NEWS

Let’s Make A Responsible Stand

This is an edited version of Nemani Delaibatiki’s My Say in the FBC TV programme, 4 The Record.   I want to start by saying that social media is here
21 Nov 2016 11:00
Let’s Make A Responsible Stand
Social Media

This is an edited version of Nemani Delaibatiki’s My Say in the FBC TV programme, 4 The Record.

 

I want to start by saying that social media is here to stay. It’s a convenient forum where people can interact, share ideas and feelings.

At the same time, concern has grown to worry about the standard of stuff that is shared or exchanged on social media.

Some people think social media gives them the open licence to say whatever they want irrespective of the consequences. The sad thing about all this is that it seems no one can do anything about it.

At the moment anything goes. There is no legal, moral or ethical standard.

Personal attacks on individuals in a bid to defame or cast aspersions on people’s characters keeps growing because the perpetrators know that they can get away with it.

The culprits either live here and operate from a fake Facebook account or they reside overseas where they feel untouchable and the long arm of the law cannot reach them.

One recent case was when someone had created a fake twitter account using the Prime Minister’s name and sent a derogatory remark against another prominent person. Unfortunately it was picked up by an overseas media and used in a news item.

Then we have a few who reside overseas, mostly anti-government propagandists, who are engaged in a regular dose of diatribe, spewing their venom on people, organisations and religions, whatever fits into their political agenda.

Their scant regard for human decency, dignity and the sanctity of life is a cause for alarm and concern.

They incite communal antagonism, stir up religious contentions and forment revolt and seditious activities.

How do we rein them in and hold them accountable to the law? All these utterances breach the law.

It is time that we apply the law and see what happens. There is a case before the court on this issue. Hopefully, the outcome will set a precedent for future action on this subject.

For those who live overseas and take pot shots at people here they should be held accountable one way or the other. We should use our diplomatic connections to get these people to answer for their actions.

This is the big challenge we now face about social media.

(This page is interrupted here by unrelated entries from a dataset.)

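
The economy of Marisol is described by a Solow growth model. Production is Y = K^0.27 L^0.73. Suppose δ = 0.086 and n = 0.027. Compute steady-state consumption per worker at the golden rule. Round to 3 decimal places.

Break-even investment rate: n + δ = 0.027 + 0.086 = 0.113.
Golden rule sets MPK = n+δ: 0.27·k^(0.27−1) = 0.113, so k_gold = (0.27/0.113)^(1/0.73) ≈ 3.2976.
y_gold = 3.2976^0.27 ≈ 1.3801.
c_gold = y_gold − (n+δ)·k_gold = 1.3801 − 0.113·3.2976 ≈ 1.0075.

c_gold ≈ 1.007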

How do we regulate it to ensure that we cut out all the garbage and engage in civil, and constructive discussions on important issues in public discourses?

The words control and regulate usually attract the wrath of civil libertarians and advocates of political correctness.

They quickly refer to it as a threat to free speech and expression.

Freedom of expression comes with responsibility. There is no such a thing as absolute freedom. If that was not true, there will be no law.

We will be free to say and do whatever we want and be prepared to face the consequences from those we have wronged or offended. It will be back to jungle law where the fittest survive.

As legal experts look for a solution, I would like to make it clear that I am not trying to demonise social media. It is an important tool for communication and doing business. It is crucial that we know how to use it for positive outcomes.

Prior to the advent of internet the adage was “Think before you act.” Now it is “Think before you upload, think before you tweet.”

One of the defences we have is to educate our children on the proper use of internet or social media. Things that are posted online can stay in the system for a very long time.

Children should be taught the dangers of social media if it is not handled properly. They should also learn its advantages.

Their internet activities should also be monitored and supervised to ensure they don’t stray into areas they are not supposed to go to.

Abuse of social media can lead to risks of cyberbullying, intrusion of privacy, detraction from meaningful relationships and distractions in social situations.

At the moment we cannot control what others say but we can control what we say. And if more of us are doing it, it’s a major step forward.